Nota del editor: Jeb Bush, quien aspira a la candidatura republicana a la presidencia de Estados Unidos, fue el gobernador 43 de Florida, de 199 a 2007. Las opiniones recogidas en este texto pertenecen exclusivamente a Jeb Bush.
(CNN) — Millones de estadounidenses católicos como yo están emocionados de que el papa Francisco esté en su primera gira en Estados Unidos. Nuestro Padre Santo es un ejemplo de santidad personal y de interés profundo por los más vulnerables de nosotros. Nos recuerda que hay que hablar en nombre de los perseguidos, defender a los no nacidos, consolar a los afligidos y dar la bienvenida a los desconocidos.
Los entendidos quieren retratarlo como un político, pero su cargo es mucho más grande que eso: él es el líder espiritual del grupo de cristianos más numeroso de la Tierra y la inspiración de la gente de buena voluntad.
La Iglesia que Francisco encabeza nunca se cansa de proclamar la dignidad de todas las personas, una verdad que también yace en el corazón de nuestra forma de gobierno, que busca la libertad y la justicia para todos. Subyace a la libertad esencial de nuestra Constitución: la libertad de cultos, una libertad que demasiados miembros de nuestro gobierno han perdido de vista en años recientes.

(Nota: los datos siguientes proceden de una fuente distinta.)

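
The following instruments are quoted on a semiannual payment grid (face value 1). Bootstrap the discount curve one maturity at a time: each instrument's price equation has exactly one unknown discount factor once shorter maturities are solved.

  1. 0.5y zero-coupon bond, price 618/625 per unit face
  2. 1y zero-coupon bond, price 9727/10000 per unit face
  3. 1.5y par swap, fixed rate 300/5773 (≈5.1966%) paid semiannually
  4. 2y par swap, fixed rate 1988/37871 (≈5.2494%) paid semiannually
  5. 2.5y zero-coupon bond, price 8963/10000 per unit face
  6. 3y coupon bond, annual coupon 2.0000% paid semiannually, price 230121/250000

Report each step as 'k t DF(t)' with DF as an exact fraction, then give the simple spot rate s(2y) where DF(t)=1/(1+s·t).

step 1 [0.5y] zero: DF = P = 618/625 ≈ 0.988800
step 2 [1y] zero: DF = P = 9727/10000 ≈ 0.972700
step 3 [1.5y] swap r/2=150/5773: DF=(1 − 150/5773·(0.988800+0.972700))/(1+150/5773) = 37/40 ≈ 0.925000
step 4 [2y] swap r/2=994/37871: DF=(1 − 994/37871·(0.988800+0.972700+0.925000))/(1+994/37871) = 4503/5000 ≈ 0.900600
step 5 [2.5y] zero: DF = P = 8963/10000 ≈ 0.896300
step 6 [3y] bond c/2=1/100: DF=(230121/250000 − 1/100·(0.988800+0.972700+0.925000+0.900600+0.896300))/(1+1/100) = 173/200 ≈ 0.865000

1 1/2 618/625
2 1 9727/10000
3 3/2 37/40
4 2 4503/5000
5 5/2 8963/10000
6 3 173/200
s(2y) = (1/(4503/5000) − 1)/(2) = 497/9006 ≈ 5.5185%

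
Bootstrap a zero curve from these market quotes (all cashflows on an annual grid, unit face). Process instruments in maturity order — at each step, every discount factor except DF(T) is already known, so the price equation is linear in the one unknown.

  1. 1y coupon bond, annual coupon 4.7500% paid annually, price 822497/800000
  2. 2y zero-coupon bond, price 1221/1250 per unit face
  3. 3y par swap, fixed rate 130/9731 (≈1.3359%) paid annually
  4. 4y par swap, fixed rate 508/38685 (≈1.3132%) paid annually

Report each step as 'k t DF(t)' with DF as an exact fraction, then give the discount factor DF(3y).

1 1 1963/2000
2 2 1221/1250
3 3 961/1000
4 4 2373/2500
DF(3y) = 961/1000 ≈ 0.961000

step 1 [1y] bond c/1=19/400: DF=(822497/800000 − 19/400·(0))/(1+19/400) = 1963/2000 ≈ 0.981500
step 2 [2y] zero: DF = P = 1221/1250 ≈ 0.976800
step 3 [3y] swap r/1=130/9731: DF=(1 − 130/9731·(0.981500+0.976800))/(1+130/9731) = 961/1000 ≈ 0.961000
step 4 [4y] swap r/1=508/38685: DF=(1 − 508/38685·(0.981500+0.976800+0.961000))/(1+508/38685) = 2373/2500 ≈ 0.949200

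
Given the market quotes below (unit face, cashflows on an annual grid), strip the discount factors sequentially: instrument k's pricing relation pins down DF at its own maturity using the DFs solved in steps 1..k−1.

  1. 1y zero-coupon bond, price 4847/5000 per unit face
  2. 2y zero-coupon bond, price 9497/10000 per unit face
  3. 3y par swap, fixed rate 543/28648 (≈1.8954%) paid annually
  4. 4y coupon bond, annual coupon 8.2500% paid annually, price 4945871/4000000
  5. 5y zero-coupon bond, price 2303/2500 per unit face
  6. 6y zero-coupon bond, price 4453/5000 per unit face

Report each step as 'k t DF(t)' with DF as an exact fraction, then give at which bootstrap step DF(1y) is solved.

step 1 [1y] zero: DF = P = 4847/5000 ≈ 0.969400
step 2 [2y] zero: DF = P = 9497/10000 ≈ 0.949700
step 3 [3y] swap r/1=543/28648: DF=(1 − 543/28648·(0.969400+0.949700))/(1+543/28648) = 9457/10000 ≈ 0.945700
step 4 [4y] bond c/1=33/400: DF=(4945871/4000000 − 33/400·(0.969400+0.949700+0.945700))/(1+33/400) = 9239/10000 ≈ 0.923900
step 5 [5y] zero: DF = P = 2303/2500 ≈ 0.921200
step 6 [6y] zero: DF = P = 4453/5000 ≈ 0.890600

1 1 4847/5000
2 2 9497/10000
3 3 9457/10000
4 4 9239/10000
5 5 2303/2500
6 6 4453/5000
DF(1y) is solved at step 1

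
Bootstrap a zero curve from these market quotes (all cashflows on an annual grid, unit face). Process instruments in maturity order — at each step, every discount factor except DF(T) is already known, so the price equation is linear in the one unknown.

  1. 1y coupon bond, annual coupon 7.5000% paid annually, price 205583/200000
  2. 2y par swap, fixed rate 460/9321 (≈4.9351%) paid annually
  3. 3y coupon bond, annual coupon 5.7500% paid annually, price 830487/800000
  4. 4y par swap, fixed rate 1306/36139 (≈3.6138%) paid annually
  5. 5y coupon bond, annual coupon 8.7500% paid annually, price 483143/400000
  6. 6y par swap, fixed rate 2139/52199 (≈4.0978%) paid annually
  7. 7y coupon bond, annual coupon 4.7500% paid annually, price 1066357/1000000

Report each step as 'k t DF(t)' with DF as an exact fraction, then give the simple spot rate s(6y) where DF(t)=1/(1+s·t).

step 1 [1y] bond c/1=3/40: DF=(205583/200000 − 3/40·(0))/(1+3/40) = 4781/5000 ≈ 0.956200
step 2 [2y] swap r/1=460/9321: DF=(1 − 460/9321·(0.956200))/(1+460/9321) = 227/250 ≈ 0.908000
step 3 [3y] bond c/1=23/400: DF=(830487/800000 − 23/400·(0.956200+0.908000))/(1+23/400) = 8803/10000 ≈ 0.880300
step 4 [4y] swap r/1=1306/36139: DF=(1 − 1306/36139·(0.956200+0.908000+0.880300))/(1+1306/36139) = 4347/5000 ≈ 0.869400
step 5 [5y] bond c/1=7/80: DF=(483143/400000 − 7/80·(0.956200+0.908000+0.880300+0.869400))/(1+7/80) = 8199/10000 ≈ 0.819900
step 6 [6y] swap r/1=2139/52199: DF=(1 − 2139/52199·(0.956200+0.908000+0.880300+0.869400+0.819900))/(1+2139/52199) = 7861/10000 ≈ 0.786100
step 7 [7y] bond c/1=19/400: DF=(1066357/1000000 − 19/400·(0.956200+0.908000+0.880300+0.869400+0.819900+0.786100))/(1+19/400) = 7813/10000 ≈ 0.781300

1 1 4781/5000
2 2 227/250
3 3 8803/10000
4 4 4347/5000
5 5 8199/10000
6 6 7861/10000
7 7 7813/10000
s(6y) = (1/(7861/10000) − 1)/(6) = 713/15722 ≈ 4.5350%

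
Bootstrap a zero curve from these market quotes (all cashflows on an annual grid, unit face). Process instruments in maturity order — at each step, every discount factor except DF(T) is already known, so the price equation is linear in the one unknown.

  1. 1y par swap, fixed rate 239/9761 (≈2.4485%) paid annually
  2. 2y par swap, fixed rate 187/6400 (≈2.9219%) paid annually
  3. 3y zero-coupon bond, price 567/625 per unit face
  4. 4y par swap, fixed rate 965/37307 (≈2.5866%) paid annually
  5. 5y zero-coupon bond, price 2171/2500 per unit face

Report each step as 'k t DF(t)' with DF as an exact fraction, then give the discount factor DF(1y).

1 1 9761/10000
2 2 9439/10000
3 3 567/625
4 4 1807/2000
5 5 2171/2500
DF(1y) = 9761/10000 ≈ 0.976100

step 1 [1y] swap r/1=239/9761: DF=(1 − 239/9761·(0))/(1+239/9761) = 9761/10000 ≈ 0.976100
step 2 [2y] swap r/1=187/6400: DF=(1 − 187/6400·(0.976100))/(1+187/6400) = 9439/10000 ≈ 0.943900
step 3 [3y] zero: DF = P = 567/625 ≈ 0.907200
step 4 [4y] swap r/1=965/37307: DF=(1 − 965/37307·(0.976100+0.943900+0.907200))/(1+965/37307) = 1807/2000 ≈ 0.903500
step 5 [5y] zero: DF = P = 2171/2500 ≈ 0.868400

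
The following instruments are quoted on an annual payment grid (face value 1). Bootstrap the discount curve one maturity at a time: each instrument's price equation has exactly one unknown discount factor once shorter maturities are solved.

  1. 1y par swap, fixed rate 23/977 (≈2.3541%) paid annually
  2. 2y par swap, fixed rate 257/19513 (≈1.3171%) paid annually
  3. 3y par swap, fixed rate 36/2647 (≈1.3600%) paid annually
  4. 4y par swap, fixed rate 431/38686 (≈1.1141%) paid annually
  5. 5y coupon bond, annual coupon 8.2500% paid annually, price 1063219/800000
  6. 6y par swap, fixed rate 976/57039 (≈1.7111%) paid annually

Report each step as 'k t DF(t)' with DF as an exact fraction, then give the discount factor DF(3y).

1 1 977/1000
2 2 9743/10000
3 3 2401/2500
4 4 9569/10000
5 5 9329/10000
6 6 564/625
DF(3y) = 2401/2500 ≈ 0.960400

step 1 [1y] swap r/1=23/977: DF=(1 − 23/977·(0))/(1+23/977) = 977/1000 ≈ 0.977000
step 2 [2y] swap r/1=257/19513: DF=(1 − 257/19513·(0.977000))/(1+257/19513) = 9743/10000 ≈ 0.974300
step 3 [3y] swap r/1=36/2647: DF=(1 − 36/2647·(0.977000+0.974300))/(1+36/2647) = 2401/2500 ≈ 0.960400
step 4 [4y] swap r/1=431/38686: DF=(1 − 431/38686·(0.977000+0.974300+0.960400))/(1+431/38686) = 9569/10000 ≈ 0.956900
step 5 [5y] bond c/1=33/400: DF=(1063219/800000 − 33/400·(0.977000+0.974300+0.960400+0.956900))/(1+33/400) = 9329/10000 ≈ 0.932900
step 6 [6y] swap r/1=976/57039: DF=(1 − 976/57039·(0.977000+0.974300+0.960400+0.956900+0.932900))/(1+976/57039) = 564/625 ≈ 0.902400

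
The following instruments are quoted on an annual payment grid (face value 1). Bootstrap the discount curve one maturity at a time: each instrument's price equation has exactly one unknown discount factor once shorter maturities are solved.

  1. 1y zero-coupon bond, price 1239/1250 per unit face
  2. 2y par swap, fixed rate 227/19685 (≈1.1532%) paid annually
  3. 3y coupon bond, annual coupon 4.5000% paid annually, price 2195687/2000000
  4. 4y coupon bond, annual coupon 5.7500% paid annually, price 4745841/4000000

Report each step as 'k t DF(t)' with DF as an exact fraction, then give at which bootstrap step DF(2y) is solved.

1 1 1239/1250
2 2 9773/10000
3 3 4829/5000
4 4 1203/1250
DF(2y) is solved at step 2

step 1 [1y] zero: DF = P = 1239/1250 ≈ 0.991200
step 2 [2y] swap r/1=227/19685: DF=(1 − 227/19685·(0.991200))/(1+227/19685) = 9773/10000 ≈ 0.977300
step 3 [3y] bond c/1=9/200: DF=(2195687/2000000 − 9/200·(0.991200+0.977300))/(1+9/200) = 4829/5000 ≈ 0.965800
step 4 [4y] bond c/1=23/400: DF=(4745841/4000000 − 23/400·(0.991200+0.977300+0.965800))/(1+23/400) = 1203/1250 ≈ 0.962400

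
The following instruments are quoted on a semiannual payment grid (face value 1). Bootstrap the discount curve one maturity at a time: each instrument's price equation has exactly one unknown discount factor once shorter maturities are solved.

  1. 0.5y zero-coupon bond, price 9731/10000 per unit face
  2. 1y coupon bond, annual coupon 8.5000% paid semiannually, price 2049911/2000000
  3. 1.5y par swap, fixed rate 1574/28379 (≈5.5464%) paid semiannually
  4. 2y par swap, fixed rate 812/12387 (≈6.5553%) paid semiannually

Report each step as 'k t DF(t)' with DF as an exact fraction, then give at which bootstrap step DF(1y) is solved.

step 1 [0.5y] zero: DF = P = 9731/10000 ≈ 0.973100
step 2 [1y] bond c/2=17/400: DF=(2049911/2000000 − 17/400·(0.973100))/(1+17/400) = 1887/2000 ≈ 0.943500
step 3 [1.5y] swap r/2=787/28379: DF=(1 − 787/28379·(0.973100+0.943500))/(1+787/28379) = 9213/10000 ≈ 0.921300
step 4 [2y] swap r/2=406/12387: DF=(1 − 406/12387·(0.973100+0.943500+0.921300))/(1+406/12387) = 4391/5000 ≈ 0.878200

1 1/2 9731/10000
2 1 1887/2000
3 3/2 9213/10000
4 2 4391/5000
DF(1y) is solved at step 2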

Espero que la visita del papa Francisco a Estados Unidos sea un recordatorio poderoso de que en un país tan grande y diverso como el nuestro, podemos proteger la libertad de cultos y la libertad de consciencia al tiempo que respetamos a quienes tienen opiniones opuestas.
El catolicismo le ha dado cimientos a mi vida. La Iglesia católica siempre ha unido a mi familia.

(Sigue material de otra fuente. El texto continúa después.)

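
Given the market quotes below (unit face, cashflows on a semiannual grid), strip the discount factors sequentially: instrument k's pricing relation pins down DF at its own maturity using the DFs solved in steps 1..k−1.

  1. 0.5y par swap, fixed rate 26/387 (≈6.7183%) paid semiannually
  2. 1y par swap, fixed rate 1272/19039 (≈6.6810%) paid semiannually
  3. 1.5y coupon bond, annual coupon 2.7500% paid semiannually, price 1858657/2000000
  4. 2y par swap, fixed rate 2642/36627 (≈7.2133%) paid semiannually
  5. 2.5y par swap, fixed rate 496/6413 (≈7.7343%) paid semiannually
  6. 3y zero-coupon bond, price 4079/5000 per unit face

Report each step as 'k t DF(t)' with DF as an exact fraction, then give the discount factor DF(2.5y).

step 1 [0.5y] swap r/2=13/387: DF=(1 − 13/387·(0))/(1+13/387) = 387/400 ≈ 0.967500
step 2 [1y] swap r/2=636/19039: DF=(1 − 636/19039·(0.967500))/(1+636/19039) = 2341/2500 ≈ 0.936400
step 3 [1.5y] bond c/2=11/800: DF=(1858657/2000000 − 11/800·(0.967500+0.936400))/(1+11/800) = 8909/10000 ≈ 0.890900
step 4 [2y] swap r/2=1321/36627: DF=(1 − 1321/36627·(0.967500+0.936400+0.890900))/(1+1321/36627) = 8679/10000 ≈ 0.867900
step 5 [2.5y] swap r/2=248/6413: DF=(1 − 248/6413·(0.967500+0.936400+0.890900+0.867900))/(1+248/6413) = 1033/1250 ≈ 0.826400
step 6 [3y] zero: DF = P = 4079/5000 ≈ 0.815800

1 1/2 387/400
2 1 2341/2500
3 3/2 8909/10000
4 2 8679/10000
5 5/2 1033/1250
6 3 4079/5000
DF(2.5y) = 1033/1250 ≈ 0.826400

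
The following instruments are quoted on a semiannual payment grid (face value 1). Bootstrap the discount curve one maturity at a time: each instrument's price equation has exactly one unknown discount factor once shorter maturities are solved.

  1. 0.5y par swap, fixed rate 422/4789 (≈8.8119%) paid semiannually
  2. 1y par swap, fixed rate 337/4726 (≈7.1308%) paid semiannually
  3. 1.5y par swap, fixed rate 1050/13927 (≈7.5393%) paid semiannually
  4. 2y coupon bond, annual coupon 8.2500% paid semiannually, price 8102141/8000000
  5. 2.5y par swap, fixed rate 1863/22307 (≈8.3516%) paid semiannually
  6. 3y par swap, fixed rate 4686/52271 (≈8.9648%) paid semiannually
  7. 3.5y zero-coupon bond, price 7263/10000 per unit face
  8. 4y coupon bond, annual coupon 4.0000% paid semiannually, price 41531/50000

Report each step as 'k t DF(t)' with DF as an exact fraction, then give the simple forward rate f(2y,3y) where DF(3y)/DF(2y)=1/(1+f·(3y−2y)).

1 1/2 4789/5000
2 1 4663/5000
3 3/2 179/200
4 2 8623/10000
5 5/2 8137/10000
6 3 7657/10000
7 7/2 7263/10000
8 4 436/625
f(2y,3y) = ((8623/10000)/(7657/10000) − 1)/(1) = 966/7657 ≈ 12.6159%

step 1 [0.5y] swap r/2=211/4789: DF=(1 − 211/4789·(0))/(1+211/4789) = 4789/5000 ≈ 0.957800
step 2 [1y] swap r/2=337/9452: DF=(1 − 337/9452·(0.957800))/(1+337/9452) = 4663/5000 ≈ 0.932600
step 3 [1.5y] swap r/2=525/13927: DF=(1 − 525/13927·(0.957800+0.932600))/(1+525/13927) = 179/200 ≈ 0.895000
step 4 [2y] bond c/2=33/800: DF=(8102141/8000000 − 33/800·(0.957800+0.932600+0.895000))/(1+33/800) = 8623/10000 ≈ 0.862300
step 5 [2.5y] swap r/2=1863/44614: DF=(1 − 1863/44614·(0.957800+0.932600+0.895000+0.862300))/(1+1863/44614) = 8137/10000 ≈ 0.813700
step 6 [3y] swap r/2=2343/52271: DF=(1 − 2343/52271·(0.957800+0.932600+0.895000+0.862300+0.813700))/(1+2343/52271) = 7657/10000 ≈ 0.765700
step 7 [3.5y] zero: DF = P = 7263/10000 ≈ 0.726300
step 8 [4y] bond c/2=1/50: DF=(41531/50000 − 1/50·(0.957800+0.932600+0.895000+0.862300+0.813700+0.765700+0.726300))/(1+1/50) = 436/625 ≈ 0.697600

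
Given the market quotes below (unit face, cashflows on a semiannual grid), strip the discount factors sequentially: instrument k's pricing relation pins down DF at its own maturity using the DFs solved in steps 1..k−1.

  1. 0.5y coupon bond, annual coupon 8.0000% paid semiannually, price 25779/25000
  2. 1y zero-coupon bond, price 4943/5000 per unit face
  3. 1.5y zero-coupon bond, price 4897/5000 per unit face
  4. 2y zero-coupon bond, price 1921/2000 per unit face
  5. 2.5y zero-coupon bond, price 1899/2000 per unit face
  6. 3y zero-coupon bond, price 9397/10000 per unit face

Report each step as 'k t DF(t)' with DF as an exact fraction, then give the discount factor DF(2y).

1 1/2 1983/2000
2 1 4943/5000
3 3/2 4897/5000
4 2 1921/2000
5 5/2 1899/2000
6 3 9397/10000
DF(2y) = 1921/2000 ≈ 0.960500

step 1 [0.5y] bond c/2=1/25: DF=(25779/25000 − 1/25·(0))/(1+1/25) = 1983/2000 ≈ 0.991500
step 2 [1y] zero: DF = P = 4943/5000 ≈ 0.988600
step 3 [1.5y] zero: DF = P = 4897/5000 ≈ 0.979400
step 4 [2y] zero: DF = P = 1921/2000 ≈ 0.960500
step 5 [2.5y] zero: DF = P = 1899/2000 ≈ 0.949500
step 6 [3y] zero: DF = P = 9397/10000 ≈ 0.939700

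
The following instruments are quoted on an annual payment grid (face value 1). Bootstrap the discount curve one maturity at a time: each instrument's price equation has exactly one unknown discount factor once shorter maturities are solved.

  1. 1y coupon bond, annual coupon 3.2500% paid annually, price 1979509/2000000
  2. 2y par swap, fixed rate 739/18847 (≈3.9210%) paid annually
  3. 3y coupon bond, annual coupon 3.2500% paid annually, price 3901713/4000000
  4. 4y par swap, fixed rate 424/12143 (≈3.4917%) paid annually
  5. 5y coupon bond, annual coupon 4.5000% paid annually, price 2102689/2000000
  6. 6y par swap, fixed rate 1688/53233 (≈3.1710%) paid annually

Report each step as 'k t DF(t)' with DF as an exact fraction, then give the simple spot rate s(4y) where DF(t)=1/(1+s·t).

1 1 4793/5000
2 2 9261/10000
3 3 4427/5000
4 4 1091/1250
5 5 2123/2500
6 6 1039/1250
s(4y) = (1/(1091/1250) − 1)/(4) = 159/4364 ≈ 3.6434%

step 1 [1y] bond c/1=13/400: DF=(1979509/2000000 − 13/400·(0))/(1+13/400) = 4793/5000 ≈ 0.958600
step 2 [2y] swap r/1=739/18847: DF=(1 − 739/18847·(0.958600))/(1+739/18847) = 9261/10000 ≈ 0.926100
step 3 [3y] bond c/1=13/400: DF=(3901713/4000000 − 13/400·(0.958600+0.926100))/(1+13/400) = 4427/5000 ≈ 0.885400
step 4 [4y] swap r/1=424/12143: DF=(1 − 424/12143·(0.958600+0.926100+0.885400))/(1+424/12143) = 1091/1250 ≈ 0.872800
step 5 [5y] bond c/1=9/200: DF=(2102689/2000000 − 9/200·(0.958600+0.926100+0.885400+0.872800))/(1+9/200) = 2123/2500 ≈ 0.849200
step 6 [6y] swap r/1=1688/53233: DF=(1 − 1688/53233·(0.958600+0.926100+0.885400+0.872800+0.849200))/(1+1688/53233) = 1039/1250 ≈ 0.831200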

Aun antes de mi propia conversión íbamos juntos a misa, compartíamos en familia el mensaje de esperanza y amor, orábamos por la paz y la gracia. Mi esposa creció con la religión católica, nos casamos en un centro para estudiantes católicos y criamos como católicos a nuestros hijos.
Después de haber perdido la primera vez que me postulé a gobernador de Florida, en 1994, evalué mi vida y mis creencias y decidí aceptar totalmente la religión que había guiado a mi familia y a mí durante tantos años. Asistí a las clases del Rito de Iniciación Cristiana para Adultos. Comprendí más los sacramentos de la Iglesia y la gracia que imparten. Estudié la doctrina de la Iglesia católica y cómo se renueva en cada era. Entre más aprendía, más apreciaba la rica historia de la Iglesia y sus enseñanzas, y la mano de Dios cambió mi corazón.
En los 20 años que han pasado desde que me convertí, la Iglesia me ha dado fe y esperanza para lidiar con los muchos desafíos de la vida.
Mis familiares tuvieron la bendición de conocer al papa Juan Pablo II, uno de los auténticos santos de nuestro tiempo. Recuerdo claramente el año de 1979, cuando san Juan Pablo, en solidaridad con el pueblo polaco, dio la comunión a más de un millón de católicos en Varsovia, nutrió su fe y alimentó su determinación de vivir en la verdad. Dio fuerza a una libertad que llevó a la liberación de Polonia y al fin del dominio soviético.
A solicitud de mi hermano (el expresidente de Estados Unidos, George W. Bush), recibí la bendición de encabezar la delegación estadounidense en la misa de nombramiento del papa Benedicto XVI en 2005. Fue verdaderamente un honor y una inspiración conocer a un líder espiritual tan devoto y considerado.
He sido testigo del poder de Dios a través de su Iglesia para influir en las vidas y transformar el mundo, tanto en el escenario mundial como en mi propio corazón. La Iglesia ha afianzado mis sentimientos y mis ideas de forma profunda a través de las ideas de la piedad, la penitencia y la dignidad y del potencial de cada vida, joven o vieja, rica o pobre, nacida o no nacida.
El poder de esa fe católica puede verse hoy, no solo en las multitudes que recibirán al papa Francisco en los próximos días, sino en los millones de hombres y mujeres que sanan a los enfermos, consuelan a los solitarios, trabajan por la paz y alimentan a los hambrientos. Es una fe que conmueve corazones y mentes y que trae alivio a quienes escuchan su mensaje de esperanza. Es, además, una fe que me enorgullece considerar propia.